For one, African American students are more likely to attend less elite schools, which can also put them at a disadvantage when it comes to landing jobs, he noted. And racism has hardly been eradicated from the legal profession, which is yet another hurdle, he said.

Taylor wrote a paper called “Diversity as a Law School Survival Strategy” in 2015, which found that schools on the bottom of the prestige pecking order were taking minority students at a disproportionate rate compared to elite schools. They were doing so to fill classes at the time when applications were falling. The elite schools were being more selective, to protect their status.

Such students would naturally feel less confident about their job chances than whites at more prestigious schools, he said. And these students would likely find public interest law more appealing than whites as well. For many, that’s what drew them to law school.

“They want to go back into their communities or serve people who are in communities similar to theirs,” he said. “They still see law an as agent for social change.”

But those jobs are less plentiful, putting black students in even more of a career bind.

Which, as the survey bears out, they realize.

For instance, most students— about 64 percent — told LSSSE they hope to get work with private firms, while 36 percent preferred to find jobs in the public sector. According to the National Association of Job Placement, when it comes to the Class of 2017, 68 percent of graduates got jobs in private practice — a four percent difference from LSSSE’s expectations.

For whites, that’s good news because 65 percent of the respondents said they want a job in private practice. However, African Americans, more so than any other group, expressed interest in public interest jobs — 42 percent. But public service jobs accounted for only 32 percent of the jobs taken by the Class of 2017.

“Black students expect to be disappointed in their job market outcomes at a higher rate than any other group. This is a finding that, while not surprising, should give us all pause,” noted James Leipold, NALP’s executive director, in the report.

He went on to write that the report “highlights the fact that there is much work to be done in helping to shape student preferences and expectations early in law school.”

On the opposite end, Asians overwhelming prefer private practice — at 70 percent — which led all ethnic and racial groups. Among Asian students who want to work in public service, 30 percent believe they’ll end up in private practice anyway. That was the highest proportion of any racial or ethnic group.

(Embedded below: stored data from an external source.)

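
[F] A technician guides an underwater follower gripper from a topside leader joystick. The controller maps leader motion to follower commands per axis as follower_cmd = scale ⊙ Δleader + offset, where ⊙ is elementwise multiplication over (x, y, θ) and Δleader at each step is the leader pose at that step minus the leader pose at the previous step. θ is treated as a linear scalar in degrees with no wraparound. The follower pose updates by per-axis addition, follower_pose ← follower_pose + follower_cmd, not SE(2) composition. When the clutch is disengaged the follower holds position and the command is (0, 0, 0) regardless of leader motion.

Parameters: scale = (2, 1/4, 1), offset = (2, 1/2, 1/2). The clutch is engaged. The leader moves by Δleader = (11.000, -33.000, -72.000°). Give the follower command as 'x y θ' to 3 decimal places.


axis x: 2·11.000 + 2 = 24.000
axis y: 1/4·-33.000 + 1/2 = -7.750
axis θ: 1·-72.000 + 1/2 = -71.500

24.000 -7.750 -71.500


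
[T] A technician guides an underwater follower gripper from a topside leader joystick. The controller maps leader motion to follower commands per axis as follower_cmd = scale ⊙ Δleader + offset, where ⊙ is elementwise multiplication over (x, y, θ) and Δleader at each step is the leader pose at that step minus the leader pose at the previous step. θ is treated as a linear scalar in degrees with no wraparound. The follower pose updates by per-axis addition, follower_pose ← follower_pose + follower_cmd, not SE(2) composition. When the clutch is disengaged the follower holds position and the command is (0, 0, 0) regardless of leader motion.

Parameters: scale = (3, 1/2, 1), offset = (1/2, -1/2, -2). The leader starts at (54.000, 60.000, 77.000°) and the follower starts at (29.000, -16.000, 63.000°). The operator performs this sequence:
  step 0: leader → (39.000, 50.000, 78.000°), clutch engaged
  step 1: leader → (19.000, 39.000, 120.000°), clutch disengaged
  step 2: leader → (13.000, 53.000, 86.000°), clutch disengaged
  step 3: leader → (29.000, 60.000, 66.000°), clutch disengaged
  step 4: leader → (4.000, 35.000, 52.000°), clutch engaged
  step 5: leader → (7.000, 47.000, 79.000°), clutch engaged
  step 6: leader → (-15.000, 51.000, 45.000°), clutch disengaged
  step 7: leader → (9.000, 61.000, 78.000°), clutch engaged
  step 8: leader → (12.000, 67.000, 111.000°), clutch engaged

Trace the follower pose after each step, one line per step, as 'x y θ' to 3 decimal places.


-15.500 -21.500 62.000
-15.500 -21.500 62.000
-15.500 -21.500 62.000
-15.500 -21.500 62.000
-90.000 -34.500 46.000
-80.500 -29.000 71.000
-80.500 -29.000 71.000
-8.000 -24.500 102.000
1.500 -22.000 133.000

step 0: Δleader=(-15.000, -10.000, 1.000°), engaged; cmd=(-44.500, -5.500, -1.000°) → follower=(-15.500, -21.500, 62.000°)
step 1: Δleader=(-20.000, -11.000, 42.000°), disengaged; cmd=(0,0,0) → follower holds at (-15.500, -21.500, 62.000°)
step 2: Δleader=(-6.000, 14.000, -34.000°), disengaged; cmd=(0,0,0) → follower holds at (-15.500, -21.500, 62.000°)
step 3: Δleader=(16.000, 7.000, -20.000°), disengaged; cmd=(0,0,0) → follower holds at (-15.500, -21.500, 62.000°)
step 4: Δleader=(-25.000, -25.000, -14.000°), engaged; cmd=(-74.500, -13.000, -16.000°) → follower=(-90.000, -34.500, 46.000°)
step 5: Δleader=(3.000, 12.000, 27.000°), engaged; cmd=(9.500, 5.500, 25.000°) → follower=(-80.500, -29.000, 71.000°)
step 6: Δleader=(-22.000, 4.000, -34.000°), disengaged; cmd=(0,0,0) → follower holds at (-80.500, -29.000, 71.000°)
step 7: Δleader=(24.000, 10.000, 33.000°), engaged; cmd=(72.500, 4.500, 31.000°) → follower=(-8.000, -24.500, 102.000°)
step 8: Δleader=(3.000, 6.000, 33.000°), engaged; cmd=(9.500, 2.500, 31.000°) → follower=(1.500, -22.000, 133.000°)


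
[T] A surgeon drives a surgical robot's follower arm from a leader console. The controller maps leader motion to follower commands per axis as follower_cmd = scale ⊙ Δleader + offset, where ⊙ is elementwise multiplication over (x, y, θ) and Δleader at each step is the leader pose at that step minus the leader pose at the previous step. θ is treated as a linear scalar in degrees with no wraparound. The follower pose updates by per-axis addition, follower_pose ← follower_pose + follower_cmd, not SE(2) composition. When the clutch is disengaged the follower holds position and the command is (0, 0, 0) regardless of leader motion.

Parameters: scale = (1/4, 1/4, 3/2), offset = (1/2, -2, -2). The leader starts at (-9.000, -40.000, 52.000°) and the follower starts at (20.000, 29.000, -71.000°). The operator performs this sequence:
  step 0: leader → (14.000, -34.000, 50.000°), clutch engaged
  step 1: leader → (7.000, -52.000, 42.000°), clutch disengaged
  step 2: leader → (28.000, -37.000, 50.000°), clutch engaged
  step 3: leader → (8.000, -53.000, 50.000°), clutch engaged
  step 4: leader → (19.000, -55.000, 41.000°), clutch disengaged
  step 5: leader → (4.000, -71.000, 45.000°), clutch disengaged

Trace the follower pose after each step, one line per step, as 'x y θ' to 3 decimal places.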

Interestingly, the highest percentage of students who prefer to find work in the public service also have the highest debt — $200,000 or more. Forty percent responded so, but those jobs pay less. One would think that students carrying that kind of debt might be drawn to the higher paying jobs in the private sector.

But the relationship between debt load and public service preference can be complicated, Taylor said. Students who prefer such work are more likely to attend the less prestigious schools and don’t get the level of scholarship support. Their total law school cost is likely going to be higher. Plus, these students are more likely to need student loans to make law school possible because they may not have the same kind of financial support from their family.

But debt load doesn’t change their hope of giving back, he said. “There’s no evidence of them chasing money.”

However, he noted that the survey was a “one-time snapshot” and that students’ preferences and expectations may evolve as they go through law school.

Law schools can combat this disparity by making greater efforts to enroll minority students who come from disadvantaged backgrounds, he said. And that includes the more elite institutions, which are more likely to lead students to plum public service jobs such as clerkships, he said.

“Plus, law schools need to give students a clear sense of what the job market is,” he said.